Newswire reports suggest that Western law firms and Apple user groups are watching details of the lawsuit unfold, with a possible view to taking action in the US and UK. Two test cases have been launched in the US and which have yet to reach the courts, Infosecurity notes.
As reported in April of this year, two security researchers discovered that the iOS operating system maintain a log of the iPhone and iPad's location – derived from on-device GPS, cell site triangulation and WiFi location data – which users were unaware of.
A week later Apple responded to a cacophony of media coverage and complaints, claiming that users of iPhones and iPads had agreed to the recording of the data when agreeing to its terms and conditions.
Later updates to the Apple mobile device operating system made the data log recording more overt, and allows users to turn off the data feeds, which Apple claims were purely there to improve the customer experience.
According to Businessweek, around 27,000 people have joined the class-action lawsuit against Apple's South Korean division, each seeking a million won (around $930) in damages. The firm representing the plaintiffs has been filed by Mirae Law and file in the city of Changwon, where the law firm is located.
“Apple was fined by South Korea?s telecommunications regulator on Aug. 3 and ordered to encrypt location data of people using iPhones to address privacy concerns.

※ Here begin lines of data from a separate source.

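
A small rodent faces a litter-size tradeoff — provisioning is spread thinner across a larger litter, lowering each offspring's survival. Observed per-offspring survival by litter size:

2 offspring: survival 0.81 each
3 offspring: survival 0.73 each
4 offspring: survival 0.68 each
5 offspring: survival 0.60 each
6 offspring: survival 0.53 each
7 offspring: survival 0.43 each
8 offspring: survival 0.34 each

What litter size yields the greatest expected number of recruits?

Expected recruits = c × s(c):
  c=2: 2 × 0.81 = 1.620
  c=3: 3 × 0.73 = 2.190
  c=4: 4 × 0.68 = 2.720
  c=5: 5 × 0.60 = 3.000
  c=6: 6 × 0.53 = 3.180
  c=7: 7 × 0.43 = 3.010
  c=8: 8 × 0.34 = 2.720
Maximum at c = 6 (3.180 recruits).

6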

The company also came under scrutiny of regulators around the world after an April report by publisher O'Reilly Radar said iPhones record information about users' whereabouts, adding to legal disputes the company is involved in over patent infringements”, says the newswire.
The newswire adds that Apple was subsequently fined 3 million ($2,800) won for collecting the data even when some iPhone users turned off their location-recognition feature.